While working in the Stro­sacker Science Building, Arse­nault, always donning a Detroit Lions or Tigers baseball cap, fos­tered a close rela­tionship with Andy Brown ’97. Heading from one class to the next, Brown would meet Arse­nault in the hall with the baseball game playing on the radio sitting on his cart, and they would discuss their favorite pastime.

“We talked almost every day,” recalled Brown, who just was getting into radio at the time. “I told him we ought to do a sports talk show.”

That pre­mo­nition became reality about 10 years ago when Brown asked Arse­nault to co-host with him on his WCSR “Time Out” sports radio program at 6 p.m. on Tuesdays. Now joined by sophomore Martin Petersen, they banter back and forth on trends in sports.

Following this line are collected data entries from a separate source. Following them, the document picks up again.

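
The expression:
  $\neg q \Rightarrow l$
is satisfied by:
  {q: True, l: True}
  {q: True, l: False}
  {l: True, q: False}


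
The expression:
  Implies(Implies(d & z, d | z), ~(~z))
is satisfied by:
  {z: True}


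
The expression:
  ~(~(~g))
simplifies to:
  ~g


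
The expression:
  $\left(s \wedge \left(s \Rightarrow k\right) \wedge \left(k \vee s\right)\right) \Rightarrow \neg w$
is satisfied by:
  {s: False, k: False, w: False}
  {w: True, s: False, k: False}
  {k: True, s: False, w: False}
  {w: True, k: True, s: False}
  {s: True, w: False, k: False}
  {w: True, s: True, k: False}
  {k: True, s: True, w: False}


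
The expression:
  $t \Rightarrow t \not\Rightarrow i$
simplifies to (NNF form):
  $\neg i \vee \neg t$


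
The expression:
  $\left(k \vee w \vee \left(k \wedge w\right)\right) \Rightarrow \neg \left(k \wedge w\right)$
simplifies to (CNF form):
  $\neg k \vee \neg w$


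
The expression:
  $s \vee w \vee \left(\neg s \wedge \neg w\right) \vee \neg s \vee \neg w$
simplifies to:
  $\text{True}$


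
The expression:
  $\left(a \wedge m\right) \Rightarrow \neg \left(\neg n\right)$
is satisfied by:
  {n: True, m: False, a: False}
  {m: False, a: False, n: False}
  {n: True, a: True, m: False}
  {a: True, m: False, n: False}
  {n: True, m: True, a: False}
  {m: True, n: False, a: False}
  {n: True, a: True, m: True}


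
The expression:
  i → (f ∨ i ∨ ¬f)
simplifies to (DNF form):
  True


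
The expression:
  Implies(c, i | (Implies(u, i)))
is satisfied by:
  {i: True, u: False, c: False}
  {u: False, c: False, i: False}
  {i: True, c: True, u: False}
  {c: True, u: False, i: False}
  {i: True, u: True, c: False}
  {u: True, i: False, c: False}
  {i: True, c: True, u: True}


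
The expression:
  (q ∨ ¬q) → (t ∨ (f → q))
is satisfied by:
  {t: True, q: True, f: False}
  {t: True, q: False, f: False}
  {q: True, t: False, f: False}
  {t: False, q: False, f: False}
  {f: True, t: True, q: True}
  {f: True, t: True, q: False}
  {f: True, q: True, t: False}


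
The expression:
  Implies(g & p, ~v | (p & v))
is always true.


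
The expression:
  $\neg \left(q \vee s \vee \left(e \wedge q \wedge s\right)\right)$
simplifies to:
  $\neg q \wedge \neg s$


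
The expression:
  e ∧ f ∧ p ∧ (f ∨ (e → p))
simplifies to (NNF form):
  e ∧ f ∧ p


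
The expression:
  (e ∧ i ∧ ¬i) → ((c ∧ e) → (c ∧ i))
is always true.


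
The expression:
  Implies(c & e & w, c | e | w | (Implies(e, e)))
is always true.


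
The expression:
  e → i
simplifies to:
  i ∨ ¬e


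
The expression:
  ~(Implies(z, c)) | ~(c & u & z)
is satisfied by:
  {u: False, c: False, z: False}
  {z: True, u: False, c: False}
  {c: True, u: False, z: False}
  {z: True, c: True, u: False}
  {u: True, z: False, c: False}
  {z: True, u: True, c: False}
  {c: True, u: True, z: False}


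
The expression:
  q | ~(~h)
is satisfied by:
  {q: True, h: True}
  {q: True, h: False}
  {h: True, q: False}


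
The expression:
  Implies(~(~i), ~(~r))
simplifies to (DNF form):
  r | ~i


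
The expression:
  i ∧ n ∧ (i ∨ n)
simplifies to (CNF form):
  i ∧ n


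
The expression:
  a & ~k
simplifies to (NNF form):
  a & ~k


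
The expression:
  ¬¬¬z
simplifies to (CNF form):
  ¬z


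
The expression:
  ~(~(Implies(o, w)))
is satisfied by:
  {w: True, o: False}
  {o: False, w: False}
  {o: True, w: True}


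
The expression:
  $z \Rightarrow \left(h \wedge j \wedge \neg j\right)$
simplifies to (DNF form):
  $\neg z$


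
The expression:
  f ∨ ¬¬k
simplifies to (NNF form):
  f ∨ k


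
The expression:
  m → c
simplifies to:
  c ∨ ¬m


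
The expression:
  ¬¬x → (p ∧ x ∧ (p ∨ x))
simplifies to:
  p ∨ ¬x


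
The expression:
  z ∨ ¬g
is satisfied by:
  {z: True, g: False}
  {g: False, z: False}
  {g: True, z: True}


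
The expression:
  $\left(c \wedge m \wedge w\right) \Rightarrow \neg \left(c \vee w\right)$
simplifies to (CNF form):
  $\neg c \vee \neg m \vee \neg w$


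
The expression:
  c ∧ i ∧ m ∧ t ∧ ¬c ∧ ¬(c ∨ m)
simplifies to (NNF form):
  False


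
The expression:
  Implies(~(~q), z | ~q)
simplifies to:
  z | ~q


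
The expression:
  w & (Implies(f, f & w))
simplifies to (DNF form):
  w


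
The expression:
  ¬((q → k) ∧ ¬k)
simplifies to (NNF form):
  k ∨ q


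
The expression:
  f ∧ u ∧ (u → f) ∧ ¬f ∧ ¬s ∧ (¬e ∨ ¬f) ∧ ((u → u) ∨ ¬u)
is never true.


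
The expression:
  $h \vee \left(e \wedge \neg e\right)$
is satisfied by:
  {h: True}


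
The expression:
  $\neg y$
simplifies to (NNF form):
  $\neg y$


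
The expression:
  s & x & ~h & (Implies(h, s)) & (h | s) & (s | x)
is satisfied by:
  {s: True, x: True, h: False}


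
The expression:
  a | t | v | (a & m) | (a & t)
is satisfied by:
  {a: True, t: True, v: True}
  {a: True, t: True, v: False}
  {a: True, v: True, t: False}
  {a: True, v: False, t: False}
  {t: True, v: True, a: False}
  {t: True, v: False, a: False}
  {v: True, t: False, a: False}


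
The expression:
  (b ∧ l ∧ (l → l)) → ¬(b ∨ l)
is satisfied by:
  {l: False, b: False}
  {b: True, l: False}
  {l: True, b: False}


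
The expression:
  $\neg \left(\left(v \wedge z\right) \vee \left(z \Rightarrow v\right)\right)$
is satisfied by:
  {z: True, v: False}


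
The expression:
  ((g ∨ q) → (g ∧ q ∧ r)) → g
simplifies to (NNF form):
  g ∨ q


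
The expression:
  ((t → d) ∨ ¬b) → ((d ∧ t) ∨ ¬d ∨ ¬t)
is always true.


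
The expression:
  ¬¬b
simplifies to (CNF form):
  b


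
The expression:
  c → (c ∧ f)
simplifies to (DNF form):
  f ∨ ¬c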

“I’ve always loved sports, ever since I was 3 or 4 years old,” Arse­nault said. “We get to talk about every­thing. I love it.”

Brown said Arse­nault brings a his­torical knowledge of sports since he has been fol­lowing longer than him, which is exactly what he wanted for the radio program.

“I didn’t want a pro­fes­sional broad­caster, but someone who could bring a dif­ferent per­spective like if you were talking at a bar or at a game,” Brown said. “He fit the bill per­fectly. The lis­teners enjoy that he’s funny.”

His co-hosts enjoy his per­son­ality and gen­erosity. With a bonus he received from the college one year, Arse­nault pur­chased Lions football tickets for Brown, Petersen, and himself.

Arse­nault grew up in Hillsdale. At 25, however, he sought his fortune and moved to Cal­i­fornia in the 1970s. In the Golden State, Arse­nault found jobs wherever he could.

He worked at a Beverly Hills gas station and often spotted one or two celebrities a day. He shook boxer Muhammad Ali’s hand, saw drummer Ringo Starr drive by with eight or nine women in a Rolls-Royce, and gave direc­tions to actress Jane Fonda.

“Most of them are very nice people,” Arse­nault said, though he added that he finds it amazing that any TV show is made given the drama that happens behind the scenes.

Later, Arse­nault drove a laun­dromat delivery truck that served movie studios, but the heavy Los Angeles traffic was too much, he said.

“Do I miss L.A.? Yeah, a little,” he said. “I miss the weather and the restau­rants and the beau­tiful, long-legged tan women, but the day I had to wait two or three blocks down the street just to get on the freeway — I’m not going to play that game anymore.”

After his father died, his mother asked him if he would con­sider returning to Michigan. Longing the wide open roads of the country, Arse­nault obliged and found work at the college.

To this day, Arse­nault said he is unsure if he found what he sought in Cal­i­fornia.

“I didn’t know what I was looking for, and I think that’s true for a lot of people,” he said. “I had no idea what to expect or what I would do. I said, ‘Whatever happens, happens.’”

Maybe, though, Arse­nault was meant to return home. It was a decision he does not regret at all, he said.

“I wouldn’t trade my 30 years at Hillsdale for any­thing,” he said.